Underneath it all, Civ 7 will feel like Civ 6 a lot of the time. There’s common ground with the visual direction, the way that cities will sprawl across many map tiles, there’s still separated technology and civic trees, and the military doom stacks of earlier games won’t be making a return… though there is a fresh approach to marshaling your military forces. The biggest changes will come to the overarching structure of a game and the progression of your nation.

Each game of Civ 7 will feature three distinct ages – Antiquity, Exploration, Modern – that will last up to 200 turns per age, but can be spurred along by player action and progress. As each age draws to a close, your civilisation will have to deal with change that sweeps across the world, and crises beset all the global powers, forcing you to shift priorities. Barbarians appearing at the gates will always focus the mind, and could see you seeking peace with a rival nation as you prepare for the next transition – you actually get to choose which crises you face by picking crisis cards at the end of the age.
These are, to a certain extent, the end times for your nation, but really it’s just about choosing what comes next. You’ll have a choice of what civilisation you want to become, with the game giving you a few options that will look at the historically accurate succession, as well as how you’re actually playing. If, for example, your Egyptians are roving the world on horseback, you’ll be given the option of becoming Mongolia in the Age of Exploration.
Within each age you’ll have a handful of Legacy Paths you can choose to follow, mapping to the Science, Economic, Cultural and Military victory conditions, and giving you campaign-long bonuses as you pursue these directions. Early on you can select which path you wish to follow and then they’ll push quests to you that match more of what you want, and in turn will inform the successive civs you can pick.
It all adds up to a fascinating new perspective on the way that history is retold and remixed within the 4X genre. Still, alongside this high-level change there’s also plenty of smaller tweaks and changes to refine the fundamental gameplay.

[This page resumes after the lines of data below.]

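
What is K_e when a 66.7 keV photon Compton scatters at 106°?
9.5208 keV

By energy conservation: K_e = E_initial - E_final

First find the scattered photon energy:
Initial wavelength: λ = hc/E = 18.5883 pm
Compton shift: Δλ = λ_C(1 - cos(106°)) = 3.0951 pm
Final wavelength: λ' = 18.5883 + 3.0951 = 21.6834 pm
Final photon energy: E' = hc/λ' = 57.1792 keV

Electron kinetic energy:
K_e = E - E' = 66.7000 - 57.1792 = 9.5208 keV

(Intermediate values are shown rounded; full precision is carried through to the final answer.)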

Cities will still spread across the map one tile at a time, but Civ 7 is a bit more restrictive in making each tile you place link back to the main city, instead of having free reign within a broader area. As you build improvements, construct wonders and iconic landmarks, those will persist with you through the ages, even as the general buildings in a city change and modernise. I can’t wait to see how this actually comes together, blending together the ages.
Leaders and civilisations are now separated, so a leader can stay with your nation through the ages, but also allowing Firaxis to broaden the historical figures that they include, so there will be more scientists and philosophers alongside the staple historical heads of state.

On the diplomatic side of things, you now accrue Influence, which is what you need to perform actions against other players, using it to pass treaties, combine resources through endeavours like cultural exchanges and markets, and apply sanctions. It’s also needed to interact with independent states that gradually grow out of the little villages you can find across the globe, and which you can potentially establish good relations with a integrate with your empire down the line.
Finding those little towns and scoping out natural wonders, you’ll naturally do the early-game thing of flinging scouts out into the wider world, and they can now hop into a little boat and paddle up navigable rivers. Of course, as you bump into other nations, you’ll quickly find the need to defend yourself, and Civ 7 brings with it a new way to stack units together.
Essentially, you now have a way of creating an actual army, thanks to the introduction of Commanders. Where Civ 6 had a very restrictive form of unit stacking, a Commander lets you gather together up to six units and send them into battle together. It’s the Commander that will now accrue experience, level up and work through a skill tree in a fashion that’s emblematic of how historical armies can build a rich tradition and reputation, even as they are reinforced with new troops and military doctrines change. One thing you’ll be able to research is the ability to directly reinforce a Commander from your city, pathing them through the world automatically to keep your frontline army at full strength.

With a short 30 minutes hands on with the game, starting from the very beginning, we could barely scratch the surface of these refreshed gameplay mechanics and ideas – with only one city, I couldn’t see how city and civ-wide resources are handled, or really dig into how trade routes have been overhauled through diplomacy, for example – but just this first glimpse, and what Firaxis has presented, gives a thoroughly intriguing evolution of the series.
Civilization VII is heading to release on 11th February 2025, and for the first time, it will be launching across both PC and consoles at the same time, available across PS5, Xbox Series X|S, PS4, Xbox One and Nintendo Switch.